Nurse manager Dawn Tranter, Childree’s and Dumont’s supervisor, hadn’t heard about their adventure on the highway that morning when she called to check on Childree.
"Other than saying she was in a lot of pain, the next thing she talked about was the scenario on the road," Tranter says. "I mean, she went under general anesthesia, she came out, I’m asking ‘How are you feeling?’ and the only thing she could do was debrief us about what had happened."
"I think what it was, was we just saw a need," Childree says. "Once we decided we were going to stop, we were like, ‘It’s all or nothing now.’ There’s no taking a peak and getting back into the truck. We’re there for the long haul and that’s how it’s going to be. And I think that’s just how we are as nurses, or really, as anyone who wants to stop and help."

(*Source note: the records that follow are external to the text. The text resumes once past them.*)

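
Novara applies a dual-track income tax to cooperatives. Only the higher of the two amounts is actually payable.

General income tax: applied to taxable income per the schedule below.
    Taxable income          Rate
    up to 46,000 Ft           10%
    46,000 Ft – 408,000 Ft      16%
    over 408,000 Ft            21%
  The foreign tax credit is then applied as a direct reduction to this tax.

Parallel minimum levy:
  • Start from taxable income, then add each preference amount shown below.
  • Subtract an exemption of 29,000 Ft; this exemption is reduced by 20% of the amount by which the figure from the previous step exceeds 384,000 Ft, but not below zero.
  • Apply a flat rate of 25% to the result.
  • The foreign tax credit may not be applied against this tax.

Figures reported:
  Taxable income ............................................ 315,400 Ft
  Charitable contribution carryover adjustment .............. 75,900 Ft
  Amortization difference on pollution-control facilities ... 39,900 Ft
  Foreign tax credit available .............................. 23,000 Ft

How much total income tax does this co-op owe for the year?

Parallel minimum levy:
  Adjusted income: 315,400 Ft + 75,900 Ft + 39,900 Ft = 431,200 Ft
  Exemption: 29,000 Ft − 20% × (431,200 Ft − 384,000 Ft) = 29,000 Ft − 9,440 Ft = 19,560 Ft
  Base: 431,200 Ft − 19,560 Ft = 411,640 Ft
  411,640 Ft × 25% = 102,910 Ft

General income tax:
  46,000 Ft × 10% = 4,600 Ft
  269,400 Ft × 16% = 43,104 Ft
  → 47,704 Ft
  Less foreign tax credit 23,000 Ft → 24,704 Ft

102,910 Ft > 24,704 Ft, so the parallel minimum levy is the binding amount.

102,910 Ft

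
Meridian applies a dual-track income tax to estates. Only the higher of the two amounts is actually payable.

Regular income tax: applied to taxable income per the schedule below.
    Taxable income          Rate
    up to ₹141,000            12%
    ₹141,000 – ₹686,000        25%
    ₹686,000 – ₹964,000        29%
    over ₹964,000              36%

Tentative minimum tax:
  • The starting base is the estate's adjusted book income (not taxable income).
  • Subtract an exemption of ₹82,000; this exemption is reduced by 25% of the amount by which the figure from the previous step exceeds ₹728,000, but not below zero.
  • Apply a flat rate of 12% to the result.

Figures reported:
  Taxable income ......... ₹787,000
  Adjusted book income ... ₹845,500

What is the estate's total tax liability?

Tentative minimum tax:
  Base (adjusted book income): ₹845,500
  Exemption: ₹82,000 − 25% × (₹845,500 − ₹728,000) = ₹82,000 − ₹29,375 = ₹52,625
  Base: ₹845,500 − ₹52,625 = ₹792,875
  ₹792,875 × 12% = ₹95,145

Regular income tax:
  ₹141,000 × 12% = ₹16,920
  ₹545,000 × 25% = ₹136,250
  ₹101,000 × 29% = ₹29,290
  → ₹182,460

₹182,460 > ₹95,145, so the regular income tax governs.

₹182,460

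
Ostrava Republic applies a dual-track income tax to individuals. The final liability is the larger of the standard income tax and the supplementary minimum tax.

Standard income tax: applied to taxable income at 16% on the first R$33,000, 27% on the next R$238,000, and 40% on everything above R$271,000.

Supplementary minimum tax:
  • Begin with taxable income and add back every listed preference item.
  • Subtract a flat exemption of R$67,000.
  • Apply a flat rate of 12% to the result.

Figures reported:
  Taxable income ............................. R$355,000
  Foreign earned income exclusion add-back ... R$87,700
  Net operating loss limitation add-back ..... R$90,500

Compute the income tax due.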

Childree and Dumont say they never heard back about how the women fared, acknowledging that patient privacy rights prevail. But Dumont says she doesn’t second-guess their actions, as potentially dangerous as they were.
"I don’t even know if it’s because you’re a nurse, I think it’s because of the type of person you are; it’s in you," she says. "I don’t even know how other people drove by. I don’t know if I can explain it. All the nurses on the floor were like, ‘Of course you stopped.’ That was just the response that we got from the nurses here."
Says Tranter, "I know what Jeannine was going through, and to have them stop on the highway—it could have been the easiest thing to say, ‘We need to get to this surgery, they’re going to bump me off the O.R. schedule.’ And for them to stop, I thought that was pretty impressive and it’s indicative of who they are and how they are."